S-waves, also called Shear waves or secondary waves, are transverse waves that travel more slowly than P-waves and thus appear later than P-waves on a seismogram. Particle motion is perpendicular to the direction of wave propagation. Shear waves do not exist in fluids such as air or water.
Surface waves travel more slowly than P-waves and S-waves, but because they are guided by the surface of the Earth (and their energy is thus trapped near the Earth's surface) they can be much larger in amplitude than body waves, and can be the largest signals seen in earthquake seismograms. They are particularly strongly excited when the seismic source is close to the surface of the Earth, such as the case of a shallow earthquake.
For large enough earthquakes, one can observe the normal modes of the Earth. These modes are excited as discrete frequencies and can be observed for days after the generating event. The first observations were made in the 1960s as the advent of higher fidelity instruments coincided with two of the largest earthquakes of the 20th century - the 1960 Great Chilean earthquake and the 1964 Great Alaskan earthquake. Since then, the normal modes of the Earth have given us some of the strongest constraints on the deep structure of the Earth.
One of the earliest important discoveries (suggested by Richard Dixon Oldham in 1906 and definitively shown by Harold Jeffreys in 1926) was that the outer core of the Earth is liquid. Pressure waves (P-waves) pass through the core. Transverse or shear waves (S-waves) that shake side-to-side require rigid material so they do not pass through the outer core. Thus, the liquid core causes a "shadow" on the side of the planet opposite of the earthquake where no direct S-waves are observed. The reduction in P-wave velocity of the outer core also causes a substantial delay for P waves penetrating the core from the (seismically faster velocity) mantle.
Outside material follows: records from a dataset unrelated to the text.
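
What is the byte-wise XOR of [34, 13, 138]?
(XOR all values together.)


XOR chain: 34 ^ 13 ^ 138 = 165

165


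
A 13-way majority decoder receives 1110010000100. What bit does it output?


Ones: 5 out of 13
Threshold: 7

0 (5/13 voted 1)


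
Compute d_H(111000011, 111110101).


XOR: 000110110
Count of 1s: 4

4


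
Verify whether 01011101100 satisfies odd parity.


Number of 1s: 6

No, parity error (6 ones)


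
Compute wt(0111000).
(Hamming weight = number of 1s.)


Counting 1s in 0111000

3


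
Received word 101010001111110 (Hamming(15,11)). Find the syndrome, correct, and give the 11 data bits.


Syndrome = 0: no error detected

Data: 11001111110 (no errors)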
Seismic waves produced by explosions or vibrating controlled sources are the primary method of underground exploration. Controlled source seismology has been used to map salt domes, faults, anticlines and other geologic traps in petroleum-bearing rocks, geological faults, rock types, and long-buried giant meteor craters. For example, the Chicxulub impactor, which is believed to have killed the dinosaurs, was localized to Central America by analyzing ejecta in the cretaceous boundary, and then physically proven to exist using seismic maps from oil exploration.
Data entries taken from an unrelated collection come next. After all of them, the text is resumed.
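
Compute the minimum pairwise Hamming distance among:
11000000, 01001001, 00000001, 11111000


Comparing all pairs, minimum distance: 2
Can detect 1 errors, correct 0 errors

2


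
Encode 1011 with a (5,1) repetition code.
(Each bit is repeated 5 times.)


Each bit -> 5 copies

11111000001111111111


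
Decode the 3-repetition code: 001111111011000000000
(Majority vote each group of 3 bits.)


Groups: 001, 111, 111, 011, 000, 000, 000
Majority votes: 0111000

0111000


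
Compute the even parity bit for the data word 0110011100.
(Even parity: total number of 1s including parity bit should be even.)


Number of 1s in data: 5
Parity bit: 1

1


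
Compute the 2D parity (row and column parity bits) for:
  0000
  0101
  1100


Row parities: 000
Column parities: 1001

Row P: 000, Col P: 1001, Corner: 0


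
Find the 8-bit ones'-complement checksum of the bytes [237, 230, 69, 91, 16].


Sum = 643 mod 256 = 131
Complement = 124

124


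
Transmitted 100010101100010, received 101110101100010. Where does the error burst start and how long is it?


XOR: 001100000000000

Burst at position 2, length 2


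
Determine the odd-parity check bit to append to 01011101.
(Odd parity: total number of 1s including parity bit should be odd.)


Number of 1s in data: 5
Parity bit: 0

0


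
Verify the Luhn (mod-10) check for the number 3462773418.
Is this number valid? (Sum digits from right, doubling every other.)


Luhn sum = 47
47 mod 10 = 7

Invalid (Luhn sum mod 10 = 7)


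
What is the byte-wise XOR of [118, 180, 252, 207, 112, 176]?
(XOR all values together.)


XOR chain: 118 ^ 180 ^ 252 ^ 207 ^ 112 ^ 176 = 49

49


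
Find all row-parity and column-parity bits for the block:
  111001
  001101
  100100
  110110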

Using seismic tomography with earthquake waves, the interior of the Earth has been completely mapped to a resolution of several hundred kilometers. This process has enabled scientists to identify convection cells, mantle plumes and other large-scale features of the inner Earth.
Seismographs are instruments that sense and record the motion of the Earth. Networks of seismographs today continuously monitor the seismic environment of the planet, allowing for the monitoring and analysis of global earthquakes and tsunami warnings, as well as recording a variety of seismic signals arising from non-earthquake sources ranging from explosions (nuclear and chemical), to pressure variations on the ocean floor induced by ocean waves (the global microseism), to cryospheric events associated with large icebergs and glaciers. Above-ocean meteor strikes as large as ten kilotons of TNT, (equivalent to about 4.2 × 1013 J of effective explosive force) have been recorded by seismographs. A major motivation for the global instrumentation of the Earth with seismographs has been for the monitoring of nuclear testing.
One of the first attempts at the scientific study of earthquakes followed the 1755 Lisbon earthquake. Other especially notable earthquakes that spurred major developments in the science of seismology include the 1906 San Francisco earthquake, the 1964 Alaska earthquake and the 2004 Sumatra-Andaman earthquake. An extensive list of famous earthquakes can be found on the earthquake page.
Various attempts have been made by seismologists and others to create effective systems for precise earthquake predictions, including the VAN method. Such methods have yet to be generally accepted in the seismology community.